Road review at Royal Court, London – ‘an underwhelming revival’
In his productions of The Glass Menagerie and Harry Potter and the Cursed Child, Olivier-winning director John Tiffany crafted worlds of delicacy and magic. Jim Cartwright’s 1986 smash-hit debut play, Road – which premiered at the Royal Court 30 years ago – is, on the other hand, a grubby, gobby, promenade portrait of Thatcher’s Britain shot through with sex, squalor, swearing and sadness.
The union of director and material, for this rare Royal Court revival, doesn’t quite come off – there are moments when it feels like Tiffany is trying to pick out a Mozart symphony on a kazoo. Though he lends Cartwright’s ribald writing a transcendent lyricism, eking moments of gentle reflection out of Berkoffian drama, occasionally his magic touch falters and Road starts to show signs of wear.
Cartwright’s play takes the audience for a night out in the suburbs of a run-down Lancashire everytown, caricaturing the lives of its inhabitants in full-on, frank detail through a series of loosely linked sketches. There’s Scullery (an intense Lemn Sissay), our shambling, homeless tour-guide. There’s Joey (a febrile Shane Zaza), starving himself to death in search of something better. There’s Valerie (an achingly downtrodden Liz White), desperately scrimping and saving while her abusive husband drowns in booze. There’s drinking, there’s depression, and there’s decay.

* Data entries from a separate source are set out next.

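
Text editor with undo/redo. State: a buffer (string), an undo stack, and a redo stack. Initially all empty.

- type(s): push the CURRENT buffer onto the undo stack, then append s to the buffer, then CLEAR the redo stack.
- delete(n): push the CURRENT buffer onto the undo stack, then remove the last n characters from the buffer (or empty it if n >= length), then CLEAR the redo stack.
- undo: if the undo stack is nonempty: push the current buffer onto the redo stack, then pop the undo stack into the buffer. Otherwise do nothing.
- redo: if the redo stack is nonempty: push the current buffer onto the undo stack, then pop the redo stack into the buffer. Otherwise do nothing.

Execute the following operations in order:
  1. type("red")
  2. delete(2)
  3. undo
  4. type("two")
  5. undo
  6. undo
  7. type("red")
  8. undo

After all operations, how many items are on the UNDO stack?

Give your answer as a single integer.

After op 1 (type): buf='red' undo_depth=1 redo_depth=0
After op 2 (delete): buf='r' undo_depth=2 redo_depth=0
After op 3 (undo): buf='red' undo_depth=1 redo_depth=1
After op 4 (type): buf='redtwo' undo_depth=2 redo_depth=0
After op 5 (undo): buf='red' undo_depth=1 redo_depth=1
After op 6 (undo): buf='(empty)' undo_depth=0 redo_depth=2
After op 7 (type): buf='red' undo_depth=1 redo_depth=0
After op 8 (undo): buf='(empty)' undo_depth=0 redo_depth=1

Answer: 0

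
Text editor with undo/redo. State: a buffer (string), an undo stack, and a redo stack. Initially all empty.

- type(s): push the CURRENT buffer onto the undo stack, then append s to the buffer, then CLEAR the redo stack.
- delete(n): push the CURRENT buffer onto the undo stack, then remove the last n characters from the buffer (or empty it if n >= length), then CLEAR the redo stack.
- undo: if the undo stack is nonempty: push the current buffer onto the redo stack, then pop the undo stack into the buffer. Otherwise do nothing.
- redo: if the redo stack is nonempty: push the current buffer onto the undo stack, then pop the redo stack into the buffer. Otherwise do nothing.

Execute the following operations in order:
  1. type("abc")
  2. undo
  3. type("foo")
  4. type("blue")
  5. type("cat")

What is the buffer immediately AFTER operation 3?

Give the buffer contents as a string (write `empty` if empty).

After op 1 (type): buf='abc' undo_depth=1 redo_depth=0
After op 2 (undo): buf='(empty)' undo_depth=0 redo_depth=1
After op 3 (type): buf='foo' undo_depth=1 redo_depth=0

Answer: foo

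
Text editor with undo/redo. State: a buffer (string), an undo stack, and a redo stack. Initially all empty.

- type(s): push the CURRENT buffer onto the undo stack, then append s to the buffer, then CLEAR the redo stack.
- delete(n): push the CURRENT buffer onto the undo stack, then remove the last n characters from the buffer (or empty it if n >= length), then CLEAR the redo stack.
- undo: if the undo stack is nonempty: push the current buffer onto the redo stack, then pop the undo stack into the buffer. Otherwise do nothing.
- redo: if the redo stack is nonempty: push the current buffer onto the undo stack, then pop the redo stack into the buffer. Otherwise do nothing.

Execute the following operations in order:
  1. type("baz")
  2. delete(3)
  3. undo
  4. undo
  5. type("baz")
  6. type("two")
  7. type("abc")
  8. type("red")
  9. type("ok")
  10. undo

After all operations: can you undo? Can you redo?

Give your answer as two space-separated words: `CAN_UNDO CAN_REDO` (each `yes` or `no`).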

The multi-rolling ensemble cast deliver all of this with exuberance and enthusiasm, dialling it up to eleven throughout. There’s particularly arresting work from Mark Hadfield, investing a nostalgia-addled widow with affecting angst, and from Michelle Fairley, who supplies the evening’s funniest moments as a sex-crazed woman, feverishly attempting to seduce a sozzled soldier.
Tiffany’s direction is always inventive, filling Chloe Lamford’s cavernous, brick-lined set with rhythmic, often anarchic movement and a superb selection of songs – the final moments, played out to Elbow’s Lippy Kids, are the production’s finest.
A cluster of fading furniture is wheeled about with abandon, and a glass box periodically rises from the stage floor, inside which characters deliver brutal monologues.
But too often, his staging exposes the frailty of Cartwright’s text. Half-hearted stabs at audience interaction don’t pay off, extravagant 1980s get-ups push the whole thing towards pantomime, and the rich vein of blunt, bawdy humour is almost entirely bulldozed over resulting in moments that have the uncomfortable air of poverty porn and voyeurism.
Tiffany is unable to successfully reroute Cartwright’s anti-Thatcher ire towards the obvious contemporary parallels with modern British life even though that must have been, in part, the point of reviving the play in the first place. It ends up feeling like a period piece.